Philosophical Superiority
Philosophical Superiority
It has come to my attention (AI told me) that many people out there think it was very arrogant (and deluded) of me to claim superiority to the great dead philosophers. Such people (if they exist) have got hold of the wrong end of the stick: my statement, properly understood, is trivially true, a mere truism. If anything, I should be applauded for my generosity concerning nearly all living (or recently dead) philosophers; for I am saying that they too are clearly superior to the Great Ones of the past. The reason, as I clearly stated, is that we have the benefit of all that has come before us, but they didn’t have the benefit of all that was to come after. We know more philosophy than them (we would do better in a quiz). Assuming that the field has progressed since Plato, we have access to a lot of good stuff that Plato knew nothing about. And even if it hasn’t progressed, we know what was said by the post-Socratics (and his pupils). It is exactly the same in physics and the other sciences: science has progressed, so current scientists are better at science than their predecessors—they know more science. This is no insult to the great and dead, or narcissism with respect to the mediocre and living; it is a simple platitude. We living philosophers can all bask in the knowledge that we are better at philosophy than the long deceased. Living humans are also better at history, technology, and road building. The question of GOAT only gets interesting (and non-trivial) when we get to the present and the proximate past; here we may expect a lively substantive debate. Apparently, AI stands for Artificial Ignorance, or it is just reporting the opinions of one sector of OM (organic Idiocy).

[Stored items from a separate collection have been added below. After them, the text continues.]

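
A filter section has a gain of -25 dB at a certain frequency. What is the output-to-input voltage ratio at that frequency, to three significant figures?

Voltage ratio = 10^(dB/20).
10^(-25/20) = 10^(-1.250) = 0.0562.

0.0562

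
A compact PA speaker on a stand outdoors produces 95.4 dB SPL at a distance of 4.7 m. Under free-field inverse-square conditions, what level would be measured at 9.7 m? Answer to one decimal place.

89.1 dB SPL

Inverse-square spreading gives ΔL = −20·log₁₀(d₂/d₁).
ΔL = −20·log₁₀(9.7/4.7) = -6.29 dB, so L₂ = 95.4 + (-6.29) = 89.1 dB SPL.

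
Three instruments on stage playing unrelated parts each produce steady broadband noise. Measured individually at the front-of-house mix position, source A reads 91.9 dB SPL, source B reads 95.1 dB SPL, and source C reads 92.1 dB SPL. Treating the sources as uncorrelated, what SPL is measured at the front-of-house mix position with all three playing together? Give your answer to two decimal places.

98.07 dB SPL

Add the sources as powers (linear), then convert back to dB:
L_total = 10·log₁₀(10^(91.9/10) + 10^(95.1/10) + 10^(92.1/10)) = 10·log₁₀(6407000000) = 98.07 dB SPL.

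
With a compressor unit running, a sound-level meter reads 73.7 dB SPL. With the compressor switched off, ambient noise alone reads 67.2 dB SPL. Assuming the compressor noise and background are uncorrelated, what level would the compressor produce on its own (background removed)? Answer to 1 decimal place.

Subtract intensities: L_src = 10·log₁₀(10^(L_total/10) − 10^(L_bg/10)).
L_src = 10·log₁₀(10^(73.7/10) − 10^(67.2/10)) = 10·log₁₀(18190000) = 72.6 dB SPL.

72.6 dB SPL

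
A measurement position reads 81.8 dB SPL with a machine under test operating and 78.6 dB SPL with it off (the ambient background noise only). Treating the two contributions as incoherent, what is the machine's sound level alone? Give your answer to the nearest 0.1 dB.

Background correction is a power subtraction:
L_src = 10·log₁₀(10^(81.8/10) − 10^(78.6/10)) = 10·log₁₀(78910000) = 79.0 dB SPL.

79.0 dB SPL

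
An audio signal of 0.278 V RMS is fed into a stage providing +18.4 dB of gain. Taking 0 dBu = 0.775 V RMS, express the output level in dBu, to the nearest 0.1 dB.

Input level: 20·log₁₀(0.278/0.775) = -8.91 dBu.
Output: -8.91 + 18.4 = +9.5 dBu.

+9.5 dBu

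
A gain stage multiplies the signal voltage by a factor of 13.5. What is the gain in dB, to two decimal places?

22.61 dB

Voltage is an amplitude quantity, so gain = 20·log₁₀(V_out/V_in).
20·log₁₀(13.5) = 22.61 dB.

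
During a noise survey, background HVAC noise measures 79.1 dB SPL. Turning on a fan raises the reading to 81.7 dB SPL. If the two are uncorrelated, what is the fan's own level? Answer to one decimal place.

78.2 dB SPL

Remove the background by subtracting linear intensities:
L_src = 10·log₁₀(10^(81.7/10) − 10^(79.1/10)) = 10·log₁₀(66630000) = 78.2 dB SPL.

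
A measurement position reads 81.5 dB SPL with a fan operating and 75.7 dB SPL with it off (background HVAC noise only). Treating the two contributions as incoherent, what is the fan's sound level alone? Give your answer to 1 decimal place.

80.2 dB SPL

Background correction is a power subtraction:
L_src = 10·log₁₀(10^(81.5/10) − 10^(75.7/10)) = 10·log₁₀(104100000) = 80.2 dB SPL.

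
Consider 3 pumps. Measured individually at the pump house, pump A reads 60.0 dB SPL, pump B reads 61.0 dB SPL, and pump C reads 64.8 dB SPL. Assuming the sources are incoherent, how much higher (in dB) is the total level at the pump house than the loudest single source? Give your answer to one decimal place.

2.4 dB

Incoherent sources sum as intensities:
L_total = 10·log₁₀(10^(60.0/10) + 10^(61.0/10) + 10^(64.8/10)) = 67.23 dB SPL.
Excess over the loudest (64.8 dB): 67.23 − 64.8 = 2.4 dB.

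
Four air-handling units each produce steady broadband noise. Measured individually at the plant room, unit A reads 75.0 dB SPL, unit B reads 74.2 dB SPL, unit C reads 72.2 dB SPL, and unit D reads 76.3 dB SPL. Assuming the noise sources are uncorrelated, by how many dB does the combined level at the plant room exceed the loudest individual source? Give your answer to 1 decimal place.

Uncorrelated sources add in intensity (power), not in dB.
L_total = 10·log₁₀(10^(75.0/10) + 10^(74.2/10) + 10^(72.2/10) + 10^(76.3/10)) = 80.69 dB SPL.
Excess over the loudest (76.3 dB): 80.69 − 76.3 = 4.4 dB.

4.4 dB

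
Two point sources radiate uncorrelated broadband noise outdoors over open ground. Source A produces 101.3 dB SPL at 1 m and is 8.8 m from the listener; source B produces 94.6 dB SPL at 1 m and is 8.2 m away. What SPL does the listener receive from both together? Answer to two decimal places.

83.37 dB SPL

At the listener: L_A = 101.3 − 20·log₁₀(8.8) = 82.410 dB; L_B = 94.6 − 20·log₁₀(8.2) = 76.324 dB.
Combined: 10·log₁₀(10^(82.410/10)+10^(76.324/10)) = 83.37 dB SPL.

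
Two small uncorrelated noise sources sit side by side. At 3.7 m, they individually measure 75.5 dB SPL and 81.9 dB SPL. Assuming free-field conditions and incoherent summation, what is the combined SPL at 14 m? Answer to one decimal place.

71.2 dB SPL

Combined at 3.7 m: 10·log₁₀(10^(75.5/10)+10^(81.9/10)) = 82.80 dB SPL.
Then apply −20·log₁₀(14/3.7) = -11.56 dB → 71.2 dB SPL.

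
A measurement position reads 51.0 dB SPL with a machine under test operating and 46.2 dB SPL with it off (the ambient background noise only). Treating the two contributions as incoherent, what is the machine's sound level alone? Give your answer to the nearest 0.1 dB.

Remove the background by subtracting linear intensities:
L_src = 10·log₁₀(10^(51.0/10) − 10^(46.2/10)) = 10·log₁₀(84210) = 49.3 dB SPL.

49.3 dB SPL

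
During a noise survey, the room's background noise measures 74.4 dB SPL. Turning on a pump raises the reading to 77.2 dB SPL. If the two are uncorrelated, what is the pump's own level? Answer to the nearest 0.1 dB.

74.0 dB SPL

Subtract intensities: L_src = 10·log₁₀(10^(L_total/10) − 10^(L_bg/10)).
L_src = 10·log₁₀(10^(77.2/10) − 10^(74.4/10)) = 10·log₁₀(24940000) = 74.0 dB SPL.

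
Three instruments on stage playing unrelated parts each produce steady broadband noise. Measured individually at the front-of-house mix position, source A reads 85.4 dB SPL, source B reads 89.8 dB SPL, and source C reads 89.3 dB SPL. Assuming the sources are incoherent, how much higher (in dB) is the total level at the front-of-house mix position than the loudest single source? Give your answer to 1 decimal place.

3.5 dB

Uncorrelated sources add in intensity (power), not in dB.
L_total = 10·log₁₀(10^(85.4/10) + 10^(89.8/10) + 10^(89.3/10)) = 93.33 dB SPL.
Excess over the loudest (89.8 dB): 93.33 − 89.8 = 3.5 dB.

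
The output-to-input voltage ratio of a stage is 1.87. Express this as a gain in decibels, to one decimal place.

5.4 dB

For a voltage ratio, dB = 20·log₁₀(V₂/V₁).
20·log₁₀(1.87) = 5.4 dB.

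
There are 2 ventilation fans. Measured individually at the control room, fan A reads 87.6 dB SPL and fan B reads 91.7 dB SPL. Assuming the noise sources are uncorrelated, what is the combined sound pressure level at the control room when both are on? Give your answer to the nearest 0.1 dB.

93.1 dB SPL

Add the sources as powers (linear), then convert back to dB:
L_total = 10·log₁₀(10^(87.6/10) + 10^(91.7/10)) = 10·log₁₀(2055000000) = 93.1 dB SPL.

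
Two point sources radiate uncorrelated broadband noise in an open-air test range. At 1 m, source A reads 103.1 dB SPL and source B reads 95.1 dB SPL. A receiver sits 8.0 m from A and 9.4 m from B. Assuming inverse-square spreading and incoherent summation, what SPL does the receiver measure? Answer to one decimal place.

At the listener: L_A = 103.1 − 20·log₁₀(8.0) = 85.04 dB; L_B = 95.1 − 20·log₁₀(9.4) = 75.64 dB.
Combined: 10·log₁₀(10^(85.04/10)+10^(75.64/10)) = 85.5 dB SPL.

85.5 dB SPL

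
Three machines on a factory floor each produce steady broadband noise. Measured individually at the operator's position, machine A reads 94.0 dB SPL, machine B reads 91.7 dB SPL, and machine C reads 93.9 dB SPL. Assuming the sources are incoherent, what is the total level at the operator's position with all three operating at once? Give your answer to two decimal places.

Add the sources as powers (linear), then convert back to dB:
L_total = 10·log₁₀(10^(94.0/10) + 10^(91.7/10) + 10^(93.9/10)) = 10·log₁₀(6446000000) = 98.09 dB SPL.

98.09 dB SPL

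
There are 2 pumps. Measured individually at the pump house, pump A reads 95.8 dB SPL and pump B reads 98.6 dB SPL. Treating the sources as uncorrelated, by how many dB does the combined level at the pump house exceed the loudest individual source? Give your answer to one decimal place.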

I’m very interested in whatever Colin McGinn wishes to write about. I consider him to be one of the greatest philosophers of our times.
Khushbir
I’m glad to hear that, but I do wonder who you think are the other great ones.
I completely agree. In mathematics, for example, even a mathematician from the beginning of the 20th century would be vastly inferior to a contemporary one. I wonder, however, whether there has been as much progress in philosophy since, say, 1850 as there has been in mathematics, physics, and the other natural sciences.
Not as much progress as defined by those sciences, but an enormous amount of stuff to learn that adds to one’s arsenal. A lot happened in the first half of the twentieth century philosophically; earlier philosophy looks primitive. Much of this progress arose from the progress of the sciences, including mathematics.